Yes Francis I'd never heard of that one before either. As they say hear, amazing Thailand. And tone of voice is odd and well. Just so long as they don't get too personal in the measurements they require!

Hope the back is recovering well...

The FrogBlogger said...

Lloyd, that's sounds grim. Hope you change your mind about a blog - at the very least it will help people to avoid falling into the same trap. I've often wondered about some of the side soi car rentals, but preferred to stick with the more bona fide companies. Not sure what I'd have done in the circumstances, on learning that the car I'd hired was uninsured, especially if I'd ticked the right boxes. Think I would have made a stand, but that's easy to say when it's not happening to you.

300,000 baht that's not peanuts, and you certainly don't sound or read like anyone's mug :-/

Hope it doesn't disillusion you too much, especially after your generosity in other areas.

Catherine said...

Lloyd,

Darn! I was hoping to follow your adventures out here. So sorry to hear about your awful experience, and ditto what Pete said. Thailand does have its extremes.

Pete,

'take 100 shots, and a couple are bound to be ok more by luck than by judgement'

You went to the same photographcy class as I did :-D

I'm told that in photography it even has a name: 'the decisive moment'.

Which is why I believe in bracketing, to get better chances at 'catching' that decisive moment.

Catherine said...

BTW - BK Mag just put out a request on FB.

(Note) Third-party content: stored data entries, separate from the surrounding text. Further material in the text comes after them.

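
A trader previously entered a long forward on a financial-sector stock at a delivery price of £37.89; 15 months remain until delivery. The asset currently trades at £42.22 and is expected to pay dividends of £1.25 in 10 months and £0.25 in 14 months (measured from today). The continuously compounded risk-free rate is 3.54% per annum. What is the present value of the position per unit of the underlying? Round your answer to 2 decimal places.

PV(remaining dividends) I = 1.25·e^(−0.0354·10/12) + 0.25·e^(−0.0354·14/12) = 1.4535
Current forward F = (S − I)·e^(rT) = (42.22 − 1.4535)·e^(0.0354·15/12) = 40.7665 × 1.045244 = 42.6109
Value (long) = (F − K)·e^(−rT) = (42.6109 − 37.89) × 0.956715 = 4.5166
Value = £4.52

£4.52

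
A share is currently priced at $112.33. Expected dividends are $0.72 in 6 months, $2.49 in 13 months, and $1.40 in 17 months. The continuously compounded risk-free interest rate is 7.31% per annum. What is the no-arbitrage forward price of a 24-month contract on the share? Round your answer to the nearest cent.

$125.09

PV(dividends) I = 0.72·e^(−0.0731·6/12) + 2.49·e^(−0.0731·13/12) + 1.40·e^(−0.0731·17/12)
I = 0.6942 + 2.3004 + 1.2623 = 4.2569
F = (S − I)·e^(rT) = (112.33 − 4.2569) · e^(0.0731·24/12)
= 108.0731 · e^0.146200 = 108.0731 × 1.157428 = $125.09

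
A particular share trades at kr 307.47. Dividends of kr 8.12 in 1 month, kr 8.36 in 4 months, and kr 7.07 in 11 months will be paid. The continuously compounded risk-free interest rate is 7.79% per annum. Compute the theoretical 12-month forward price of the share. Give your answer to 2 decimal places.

PV(dividends) I = 8.12·e^(−0.0779·1/12) + 8.36·e^(−0.0779·4/12) + 7.07·e^(−0.0779·11/12)
I = 8.0675 + 8.1457 + 6.5827 = 22.7959
F = (S − I)·e^(rT) = (307.47 − 22.7959) · e^(0.0779·12/12)
= 284.6741 · e^0.077900 = 284.6741 × 1.081015 = kr 307.74

kr 307.74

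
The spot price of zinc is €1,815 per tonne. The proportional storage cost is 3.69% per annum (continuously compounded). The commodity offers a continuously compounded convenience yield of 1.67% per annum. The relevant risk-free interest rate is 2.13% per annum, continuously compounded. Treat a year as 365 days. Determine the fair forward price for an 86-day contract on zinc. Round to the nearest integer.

Net carry = r + u − y = 0.0213 + 0.0369 − 0.0167 = 0.0415
F = S·e^((r+u−y)T) = 1815 · e^(0.0415 × 86/365) = 1815 · e^0.009778
= 1815 × 1.009826 = €1,833 per tonne

€1,833 per tonne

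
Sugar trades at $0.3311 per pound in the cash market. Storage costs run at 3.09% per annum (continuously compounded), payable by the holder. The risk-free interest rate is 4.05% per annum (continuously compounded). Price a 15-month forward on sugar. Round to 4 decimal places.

$0.3620 per pound

Net carry = r + u − y = 0.0405 + 0.0309 − 0.0000 = 0.0714
F = S·e^((r+u−y)T) = 0.3311 · e^(0.0714 × 15/12) = 0.3311 · e^0.089250
= 0.3311 × 1.093354 = $0.3620 per pound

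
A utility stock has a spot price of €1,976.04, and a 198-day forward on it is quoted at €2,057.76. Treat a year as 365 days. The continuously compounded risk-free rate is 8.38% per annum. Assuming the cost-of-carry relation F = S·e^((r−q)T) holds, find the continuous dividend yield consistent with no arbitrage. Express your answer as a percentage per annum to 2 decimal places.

From F = S·e^((r−q)T): (r − q) = ln(F/S)/T
ln(2057.76/1976.04) = ln(1.041355) = 0.040523
(r − q) = 0.040523 / (198/365) = 0.074701
q = r − ln(F/S)/T = 0.0838 − 0.074701 = 0.009099
q = 0.91%

0.91%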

'Our story are we Safe is coming up and we want to talk to you our readers about your experiences. Have you ever been a victim of serious crime in Bangkok and would you be prepared to talk about it? Have you ever commited a crime, if so when and why? Complete anonymity we promise ...'

Martyn said...

Pete I'd like to pick up on the camera/photography theme and say what great fun my cheap Vivitar 8010 has given me not in Thailand but here in the UK. I bought the cheap blurry bastard from Argos in Swindon and everytime I pass their shop I like pressing my nose flat against the front window and mouthing obscenities at the Argos staff. I never realized a camera could be such fun. Just carrying on the theme that's all.

The FrogBlogger said...

Catherine, well spotted, perhaps Dan could stick up a note on his wall, inviting his regular guest to tell his story...

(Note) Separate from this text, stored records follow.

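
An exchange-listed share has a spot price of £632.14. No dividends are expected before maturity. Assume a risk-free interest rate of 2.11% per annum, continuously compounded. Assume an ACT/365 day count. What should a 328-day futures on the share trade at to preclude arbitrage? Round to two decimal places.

£644.24

F = S·e^(rT) = 632.14 · e^(0.0211 × 328/365)
= 632.14 · e^0.018961 = 632.14 × 1.019142
F = £644.24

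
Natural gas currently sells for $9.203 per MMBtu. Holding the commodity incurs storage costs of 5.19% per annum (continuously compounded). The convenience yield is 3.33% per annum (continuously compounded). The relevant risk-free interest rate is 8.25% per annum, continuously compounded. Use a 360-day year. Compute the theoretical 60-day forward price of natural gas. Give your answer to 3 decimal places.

Net carry = r + u − y = 0.0825 + 0.0519 − 0.0333 = 0.1011
F = S·e^((r+u−y)T) = 9.203 · e^(0.1011 × 60/360) = 9.203 · e^0.016850
= 9.203 × 1.016993 = $9.359 per MMBtu

$9.359 per MMBtu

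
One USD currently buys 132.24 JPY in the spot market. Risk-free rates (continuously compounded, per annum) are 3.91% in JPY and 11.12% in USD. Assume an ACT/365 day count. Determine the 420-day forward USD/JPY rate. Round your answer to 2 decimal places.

F = S·e^((r_JPY − r_USD)T) = 132.24 · e^((0.0391 − 0.1112) × 420/365)
= 132.24 · e^-0.082964 = 132.24 × 0.920384
F = 121.71 JPY per USD

121.71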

Martyn, hope you sort that problem out soon, would love to see more photography from your part of Isaan..

john said...

i posted some useful tips for personnel security here is a snippet the rest is from my link
from above name
the police have yet to catch the person falangs are i guess presumed to be big money targets in Thailand i would surget that wherever you stay you put some security measures in place and if your home is burgled you do not attempt to confront them yourself here are a few suggestions of my own feel free to comment and add your own

The FrogBlogger said...

Hi John, thanks for the comment. Phew some heavy duty recommendations over on your blog, but hey, better safe than sorry! And quite right, wherever you are in the world if you can avoid confrontation that's the sensible course. Aside from the fact that if you use excessive force it's you that could end up in prison.